# 100 Möglichkeiten, eine Pizza zu bestellen



## Estren (24. Februar 2008)

Hier sind 100 Möglichkeiten, eine Pizza zu bestellen. Meine persönlichen favorieten sind in rot gekennzeichnet. 

-Benutze ein Telefon mit Tonwahl und drücke beliebige Zahlen beim Bestellen. Bitte die Person am anderen  
 Ende, damit sofort aufzuhören. 
-Denke Dir einen Namen für eine Kreditkarte aus und frage, ob sie solche Karten akzeptieren. 
-Benutze die im CB-Funk üblichen Abkürzungen. 
-Bestelle ein Maxi-BigMäc-Menü. 
-Beende das Gespräch mit "Und denken Sie daran: Dieses Gespräch hat nie stattgefunden!". 
-Erzähle dem Pizza-Telefonisten, dass Du auf der anderen Leitung einen anderen Bringdienst hast, und Du 
 das günstigste Angebot nehmen wirst. 
-Gib nur Deine Adresse durch, sage dann "Ach, überraschen Sie mich einfach" und lege auf. 
-Beantworte alle Fragen mit Gegenfragen. 
-Sprich die Namen der Bestellung nicht aus, sondern buchstabiere alles. 
-Stottere bei jedem "p". 
-Erkundige Dich, Was Dein Gegenüber trägt. 
-Sage "Hallo!", warte fünf Sekunden und tu dann so, als ob sie Dich angerufen hätten. 
-Rattere Deine Bestellung in einem Zug herunter. Wenn sie nach Getränken fragen, werde panisch und 
 orientierungslos. 
-Sage dem Telefonisten, dass Du depressiv bist und er Dich aufmuntern soll. 
-Sprich alle paar Sekunden mit einem anderen Akzent. 
-Bestelle 52 Peperonischeiben, die nach einer fraktalen Formel angeordnet sind, die Du nun durchgeben 
 willst. Frage nach, ob sie Papier benötigen. 
-Tu so, als würdest Du den Telefonisten von irgendwoher kennen. Sage "vom Wetterau-Zeltlager, 
  stimmts?". 
-Beginne mit "Ich möchte gerne ...". Ändere Deine Meinung später und sage "Nein, lieber doch nicht.". 
-Wenn sie die Bestellung zur Kontrolle wiederholen, dann sage "Ok, das macht 7,80 Euro.
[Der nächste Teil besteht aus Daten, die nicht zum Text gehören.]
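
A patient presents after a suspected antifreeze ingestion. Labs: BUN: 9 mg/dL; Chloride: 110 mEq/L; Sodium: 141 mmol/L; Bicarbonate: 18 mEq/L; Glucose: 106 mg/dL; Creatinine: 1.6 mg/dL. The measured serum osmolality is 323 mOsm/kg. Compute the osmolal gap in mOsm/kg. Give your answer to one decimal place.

Calculated osmolality = 2·Na + glucose/18 + BUN/2.8
= 2·141 + 106/18 + 9/2.8
= 282 + 5.89 + 3.21
= 291.1 mOsm/kg ≈ 291.1 mOsm/kg
Osmolar gap = measured − calculated = 323 − 291.1 = 31.9 mOsm/kg

31.9 mOsm/kg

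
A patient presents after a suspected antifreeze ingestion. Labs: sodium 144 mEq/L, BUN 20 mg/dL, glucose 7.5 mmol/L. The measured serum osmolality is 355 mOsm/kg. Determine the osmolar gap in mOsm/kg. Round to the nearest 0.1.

52.4 mOsm/kg

Calculated osmolality = 2·Na + glucose + BUN/2.8
= 2·144 + 7.5 + 20/2.8
= 288 + 7.50 + 7.14
= 302.64 mOsm/kg ≈ 302.6 mOsm/kg
Osmolar gap = measured − calculated = 355 − 302.6 = 52.4 mOsm/kg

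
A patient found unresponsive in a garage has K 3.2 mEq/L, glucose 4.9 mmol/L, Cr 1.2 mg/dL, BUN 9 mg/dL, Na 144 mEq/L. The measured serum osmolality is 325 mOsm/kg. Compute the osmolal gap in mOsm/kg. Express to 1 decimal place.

28.9 mOsm/kg

Calculated osmolality = 2·Na + glucose + BUN/2.8
= 2·144 + 4.9 + 9/2.8
= 288 + 4.90 + 3.21
= 296.11 mOsm/kg ≈ 296.1 mOsm/kg
Osmolar gap = measured − calculated = 325 − 296.1 = 28.9 mOsm/kg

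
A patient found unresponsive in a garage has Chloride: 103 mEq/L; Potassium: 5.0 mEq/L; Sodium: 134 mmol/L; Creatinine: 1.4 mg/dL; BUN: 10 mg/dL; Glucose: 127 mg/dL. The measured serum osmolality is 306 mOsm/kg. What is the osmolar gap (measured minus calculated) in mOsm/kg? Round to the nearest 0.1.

Calculated osmolality = 2·Na + glucose/18 + BUN/2.8
= 2·134 + 127/18 + 10/2.8
= 268 + 7.06 + 3.57
= 278.63 mOsm/kg ≈ 278.6 mOsm/kg
Osmolar gap = measured − calculated = 306 − 278.6 = 27.4 mOsm/kg

27.4 mOsm/kg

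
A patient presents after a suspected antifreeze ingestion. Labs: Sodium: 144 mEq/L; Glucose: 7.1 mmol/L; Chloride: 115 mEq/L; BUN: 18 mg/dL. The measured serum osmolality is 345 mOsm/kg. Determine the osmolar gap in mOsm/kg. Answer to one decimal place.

43.5 mOsm/kg

Calculated osmolality = 2·Na + glucose + BUN/2.8
= 2·144 + 7.1 + 18/2.8
= 288 + 7.10 + 6.43
= 301.53 mOsm/kg ≈ 301.5 mOsm/kg
Osmolar gap = measured − calculated = 345 − 301.5 = 43.5 mOsm/kg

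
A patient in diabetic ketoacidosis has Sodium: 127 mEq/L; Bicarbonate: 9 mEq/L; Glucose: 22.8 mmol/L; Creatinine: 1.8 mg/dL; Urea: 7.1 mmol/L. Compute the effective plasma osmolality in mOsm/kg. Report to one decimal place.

Effective osmolality excludes urea (freely permeant across cell membranes):
2·Na + glucose
= 2·127 + 22.8
= 254 + 22.8
= 276.8 mOsm/kg

276.8 mOsm/kg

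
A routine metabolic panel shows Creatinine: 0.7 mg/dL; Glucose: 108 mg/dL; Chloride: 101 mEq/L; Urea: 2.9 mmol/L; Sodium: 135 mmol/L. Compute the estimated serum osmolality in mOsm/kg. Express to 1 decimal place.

278.9 mOsm/kg

Calculated osmolality = 2·Na + glucose/18 + urea
= 2·135 + 108/18 + 2.9
= 270 + 6 + 2.90
= 278.9 mOsm/kg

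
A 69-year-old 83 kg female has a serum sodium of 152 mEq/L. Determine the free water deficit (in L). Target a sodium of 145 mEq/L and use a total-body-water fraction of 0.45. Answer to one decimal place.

1.8 L

TBW = 0.45 · 83 = 37.35 L
Free water deficit = TBW · (Na/145 − 1)
= 37.35 · (152/145 − 1)
= 37.35 · 0.0483
= 1.8 L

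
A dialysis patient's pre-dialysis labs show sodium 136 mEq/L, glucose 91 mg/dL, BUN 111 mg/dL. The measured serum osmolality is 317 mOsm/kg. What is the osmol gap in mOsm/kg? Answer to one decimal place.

Calculated osmolality = 2·Na + glucose/18 + BUN/2.8
= 2·136 + 91/18 + 111/2.8
= 272 + 5.06 + 39.64
= 316.7 mOsm/kg ≈ 316.7 mOsm/kg
Osmolar gap = measured − calculated = 317 − 316.7 = 0.3 mOsm/kg

0.3 mOsm/kg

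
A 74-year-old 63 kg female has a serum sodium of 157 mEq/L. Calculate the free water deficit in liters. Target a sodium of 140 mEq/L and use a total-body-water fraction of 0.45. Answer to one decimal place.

3.4 L

TBW = 0.45 · 63 = 28.35 L
Free water deficit = TBW · (Na/140 − 1)
= 28.35 · (157/140 − 1)
= 28.35 · 0.1214
= 3.44 L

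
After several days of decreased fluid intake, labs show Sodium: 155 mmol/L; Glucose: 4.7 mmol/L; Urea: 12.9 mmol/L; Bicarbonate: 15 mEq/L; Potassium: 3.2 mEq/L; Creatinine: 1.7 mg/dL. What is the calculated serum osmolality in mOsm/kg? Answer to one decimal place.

Calculated osmolality = 2·Na + glucose + urea
= 2·155 + 4.7 + 12.9
= 310 + 4.70 + 12.90
= 327.6 mOsm/kg

327.6 mOsm/kg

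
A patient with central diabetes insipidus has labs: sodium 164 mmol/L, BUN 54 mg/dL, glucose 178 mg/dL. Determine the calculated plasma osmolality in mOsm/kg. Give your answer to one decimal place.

357.2 mOsm/kg

Calculated osmolality = 2·Na + glucose/18 + BUN/2.8
= 2·164 + 178/18 + 54/2.8
= 328 + 9.89 + 19.29
= 357.18 mOsm/kg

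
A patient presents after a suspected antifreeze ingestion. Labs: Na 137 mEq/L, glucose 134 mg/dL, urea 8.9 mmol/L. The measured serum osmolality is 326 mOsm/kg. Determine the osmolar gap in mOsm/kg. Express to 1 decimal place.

Calculated osmolality = 2·Na + glucose/18 + urea
= 2·137 + 134/18 + 8.9
= 274 + 7.44 + 8.90
= 290.34 mOsm/kg ≈ 290.3 mOsm/kg
Osmolar gap = measured − calculated = 326 − 290.3 = 35.7 mOsm/kg

35.7 mOsm/kg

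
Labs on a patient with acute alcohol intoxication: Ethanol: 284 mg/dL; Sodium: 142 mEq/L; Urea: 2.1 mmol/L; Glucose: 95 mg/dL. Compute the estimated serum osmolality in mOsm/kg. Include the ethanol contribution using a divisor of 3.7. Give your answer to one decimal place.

368.1 mOsm/kg

Calculated osmolality = 2·Na + glucose/18 + urea + ethanol/3.7
= 2·142 + 95/18 + 2.1 + 284/3.7
= 284 + 5.28 + 2.10 + 76.76
= 368.14 mOsm/kg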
Bitte fahren Sie 
 mit dem Wagen bis zur Ausgabe.". 
-Miete eine Pizza. 
-Gib Deine Bestellung auf, während Du neben dem Hörer einen elektrischen Rasierapparat laufen lässt. 
-Frage nach, ob Du den Pizzakarton behalten darfst. Wenn sie "ja" sagen, dann stoße einen Seufzer der  
  Erleichterung aus. 
-Betone die letzte Silbe von "Peperoni". Sprich mit langem "i". 
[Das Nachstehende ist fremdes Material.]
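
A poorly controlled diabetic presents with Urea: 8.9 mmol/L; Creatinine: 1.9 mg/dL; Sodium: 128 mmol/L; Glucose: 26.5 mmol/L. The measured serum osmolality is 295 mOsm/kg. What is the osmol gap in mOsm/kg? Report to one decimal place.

3.6 mOsm/kg

Calculated osmolality = 2·Na + glucose + urea
= 2·128 + 26.5 + 8.9
= 256 + 26.50 + 8.90
= 291.4 mOsm/kg ≈ 291.4 mOsm/kg
Osmolar gap = measured − calculated = 295 − 291.4 = 3.6 mOsm/kg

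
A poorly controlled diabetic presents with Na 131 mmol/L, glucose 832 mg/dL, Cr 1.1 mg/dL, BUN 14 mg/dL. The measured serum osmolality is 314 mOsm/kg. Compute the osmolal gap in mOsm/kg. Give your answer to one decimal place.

0.8 mOsm/kg

Calculated osmolality = 2·Na + glucose/18 + BUN/2.8
= 2·131 + 832/18 + 14/2.8
= 262 + 46.22 + 5
= 313.22 mOsm/kg ≈ 313.2 mOsm/kg
Osmolar gap = measured − calculated = 314 − 313.2 = 0.8 mOsm/kg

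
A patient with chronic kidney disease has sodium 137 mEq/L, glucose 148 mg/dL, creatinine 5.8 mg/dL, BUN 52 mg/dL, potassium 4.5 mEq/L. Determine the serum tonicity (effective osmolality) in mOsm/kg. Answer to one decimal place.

Effective osmolality excludes urea (freely permeant across cell membranes):
2·Na + glucose/18
= 2·137 + 148/18
= 274 + 8.22
= 282.22 mOsm/kg

282.2 mOsm/kg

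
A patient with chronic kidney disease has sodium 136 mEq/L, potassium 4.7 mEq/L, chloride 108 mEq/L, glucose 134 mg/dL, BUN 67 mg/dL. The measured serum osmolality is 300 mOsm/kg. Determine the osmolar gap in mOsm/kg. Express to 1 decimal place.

-3.4 mOsm/kg

Calculated osmolality = 2·Na + glucose/18 + BUN/2.8
= 2·136 + 134/18 + 67/2.8
= 272 + 7.44 + 23.93
= 303.37 mOsm/kg ≈ 303.4 mOsm/kg
Osmolar gap = measured − calculated = 300 − 303.4 = -3.4 mOsm/kg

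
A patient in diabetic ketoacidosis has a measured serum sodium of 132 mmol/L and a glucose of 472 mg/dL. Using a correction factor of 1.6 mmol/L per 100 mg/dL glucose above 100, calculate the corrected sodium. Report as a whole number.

138 mmol/L

Corrected Na = measured Na + 1.6 · (glucose − 100)/100
= 132 + 1.6 · (472 − 100)/100
= 132 + 6
= 138 mmol/L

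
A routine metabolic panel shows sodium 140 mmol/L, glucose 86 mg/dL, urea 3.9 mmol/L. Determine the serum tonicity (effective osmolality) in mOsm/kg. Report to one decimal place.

284.8 mOsm/kg

Effective osmolality excludes urea (freely permeant across cell membranes):
2·Na + glucose/18
= 2·140 + 86/18
= 280 + 4.78
= 284.78 mOsm/kg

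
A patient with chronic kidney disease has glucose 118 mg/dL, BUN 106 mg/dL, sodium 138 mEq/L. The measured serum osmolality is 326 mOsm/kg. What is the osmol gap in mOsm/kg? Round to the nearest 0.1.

5.6 mOsm/kg

Calculated osmolality = 2·Na + glucose/18 + BUN/2.8
= 2·138 + 118/18 + 106/2.8
= 276 + 6.56 + 37.86
= 320.42 mOsm/kg ≈ 320.4 mOsm/kg
Osmolar gap = measured − calculated = 326 − 320.4 = 5.6 mOsm/kg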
-Bestelle Deine Pizza "geschüttelt, nicht gerührt". 
-Frage nach "Sind Sie sicher, dass dies (Pizza-Laden) ist?". Wenn sie es bestätigen, antworte mit "Nun, das 
 müssen Sie mir irgendwie beweisen!". Wenn sie Dir bestätigen, dass es wirklich (Pizza-Laden) ist, fange an 
 zu weinen und sage "Können Sie sich vorstellen, wie es ist, angelogen zu werden?"". 
-Frage nach, ob Deine Pizza auch wirklich tot ist. 
-Äffe die Stimme des Telefonisten nach. 
-Lasse irgendwelche Verben beim Sprechen weg. 
-Rufe an, um Dich über den Service zu beschweren. Rufe etwas später noch mal an und sage, dass Du 
 betrunken warst und es nicht so gemeint hättest. 
-Spiele im Hintergrund auf einer Gitarre. 
-Überrasche den Telefonisten mit wenig bekannten Fakten über Volksmusik. 
-Frage nach einem kompletten Menü. 
-Zitiere Shakespeare. 
-Frage nach, welche Pizzasorte am besten zu einem guten Chardonnay passt. 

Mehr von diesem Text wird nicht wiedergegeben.